D: Man! When will the Grand Old Pork cease to multiply? The
day that Bob Woodward and Chris Christie will be able to level the seesaw
between their wishy-washiness as Tea Parry sweethearts and desire to indulge in
the perks and privileges that go along with Grand Old Pork?
M: Dude! What about a day when Senator John McCain is
sentenced into a banana tree and ordered to jump into a banana boat from the
height of ridiculousness that he spatters alongside his killer Drew Peterson smile
at Town Hall meetings?
D: Man! The level of ridiculousness that the Grand Old Pork
has transcended with their indecency and disregard for US folks is enough to
land them in Disneyland. Bob Woodward cannot get the Epcot place of wonder out
of his mind, mentioning Mickey Mouse with just as much enthusiasm as he
announces plans to write his next novella.

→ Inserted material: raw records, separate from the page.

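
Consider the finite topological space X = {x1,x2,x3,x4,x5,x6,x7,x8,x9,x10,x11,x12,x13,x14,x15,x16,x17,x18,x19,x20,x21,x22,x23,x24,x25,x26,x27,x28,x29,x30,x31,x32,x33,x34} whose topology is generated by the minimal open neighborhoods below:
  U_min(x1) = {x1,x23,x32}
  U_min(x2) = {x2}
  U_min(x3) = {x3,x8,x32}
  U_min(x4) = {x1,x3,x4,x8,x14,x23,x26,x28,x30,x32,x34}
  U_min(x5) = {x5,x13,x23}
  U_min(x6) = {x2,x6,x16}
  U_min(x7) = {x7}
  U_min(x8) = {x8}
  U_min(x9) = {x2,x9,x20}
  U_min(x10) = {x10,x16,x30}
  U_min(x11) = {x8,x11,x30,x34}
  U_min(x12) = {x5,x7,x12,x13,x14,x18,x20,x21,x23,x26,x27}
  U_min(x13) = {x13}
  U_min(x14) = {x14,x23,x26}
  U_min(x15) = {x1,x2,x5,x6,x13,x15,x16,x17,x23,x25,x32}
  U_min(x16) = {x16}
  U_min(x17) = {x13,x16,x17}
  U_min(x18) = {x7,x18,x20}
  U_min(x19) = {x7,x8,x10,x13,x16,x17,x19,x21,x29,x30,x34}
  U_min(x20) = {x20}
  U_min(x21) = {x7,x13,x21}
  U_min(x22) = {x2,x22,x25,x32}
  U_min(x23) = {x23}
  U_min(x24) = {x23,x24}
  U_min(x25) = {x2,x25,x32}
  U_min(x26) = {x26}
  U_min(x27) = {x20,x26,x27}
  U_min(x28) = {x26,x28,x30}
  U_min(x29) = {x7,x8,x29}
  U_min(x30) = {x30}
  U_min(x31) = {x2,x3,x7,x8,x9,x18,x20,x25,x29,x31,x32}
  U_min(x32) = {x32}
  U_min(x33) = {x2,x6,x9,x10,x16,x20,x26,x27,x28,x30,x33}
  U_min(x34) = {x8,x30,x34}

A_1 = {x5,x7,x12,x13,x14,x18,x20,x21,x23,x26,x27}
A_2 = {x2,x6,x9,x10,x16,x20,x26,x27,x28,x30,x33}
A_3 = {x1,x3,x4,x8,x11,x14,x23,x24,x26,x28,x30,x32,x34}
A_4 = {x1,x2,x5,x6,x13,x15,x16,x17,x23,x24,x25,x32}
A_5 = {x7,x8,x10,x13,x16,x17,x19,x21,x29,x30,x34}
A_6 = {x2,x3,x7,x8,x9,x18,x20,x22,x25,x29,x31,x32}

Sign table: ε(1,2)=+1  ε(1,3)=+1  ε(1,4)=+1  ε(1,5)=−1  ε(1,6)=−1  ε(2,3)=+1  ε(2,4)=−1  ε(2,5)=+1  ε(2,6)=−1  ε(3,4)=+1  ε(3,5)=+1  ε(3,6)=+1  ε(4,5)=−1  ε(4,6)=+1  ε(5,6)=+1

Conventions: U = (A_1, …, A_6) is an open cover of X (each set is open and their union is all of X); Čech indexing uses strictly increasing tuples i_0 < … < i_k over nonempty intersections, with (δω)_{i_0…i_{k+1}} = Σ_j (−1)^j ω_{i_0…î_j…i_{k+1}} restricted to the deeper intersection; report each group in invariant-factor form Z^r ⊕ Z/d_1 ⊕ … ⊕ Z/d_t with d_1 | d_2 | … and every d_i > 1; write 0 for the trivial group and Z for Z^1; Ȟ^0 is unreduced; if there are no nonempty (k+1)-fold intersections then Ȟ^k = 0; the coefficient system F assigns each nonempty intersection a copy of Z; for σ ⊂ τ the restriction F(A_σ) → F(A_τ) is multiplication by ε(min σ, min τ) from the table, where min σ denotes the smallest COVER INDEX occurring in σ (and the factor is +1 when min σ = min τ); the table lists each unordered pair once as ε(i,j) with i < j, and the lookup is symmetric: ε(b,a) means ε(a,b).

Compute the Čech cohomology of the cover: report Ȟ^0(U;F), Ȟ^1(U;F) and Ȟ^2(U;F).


Ȟ^0 = 0, Ȟ^1 = Z/2 and Ȟ^2 = Z

cover nerve:
  A12={x20,x26,x27} A13={x14,x23,x26} A14={x5,x13,x23} A15={x7,x13,x21} A16={x7,x18,x20} A23={x26,x28,x30} A24={x2,x6,x16} A25={x10,x16,x30} A26={x2,x9,x20} A34={x1,x23,x24,x32} A35={x8,x30,x34} A36={x3,x8,x32} A45={x13,x16,x17} A46={x2,x25,x32} A56={x7,x8,x29}
  A123={x26} A126={x20} A134={x23} A145={x13} A156={x7} A235={x30} A245={x16} A246={x2} A346={x32} A356={x8}
C dims 6,15,10; δ0: rk 6, SNF 1^5·2; δ1: rk 9, SNF 1^9
Ȟ^0: (6−6)−0=0 ⇒ 0
Ȟ^1: (15−9)−6=0 plus torsion [2] ⇒ Z/2
Ȟ^2: (10−0)−9=1 ⇒ Z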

M: Dude! There used to be “Cops and Robbers”… However, “Cops
and Caucus” is much more present-oriented, don’t you think?
D: Man! Milwaukee Police Chief Ed Flynn is going to be
targeted by the Republican Caucus? I believe Senator Lindsey Graham ought to be
questioned about voting “nay” to the Violence Against Women Act, the Disaster
Relief Appropriations Act, the treaty ratification protecting the rights of
persons with disabilities, the amendment to increase TRICARE coverage for
autism, and the amendment meant to adequately address the need for sufficient
number of civilian and contract services workforces.
M: Dude! Have you discovered Vote Smart dot org? I knew it!
D: Man! Know it! Project Vote Smart!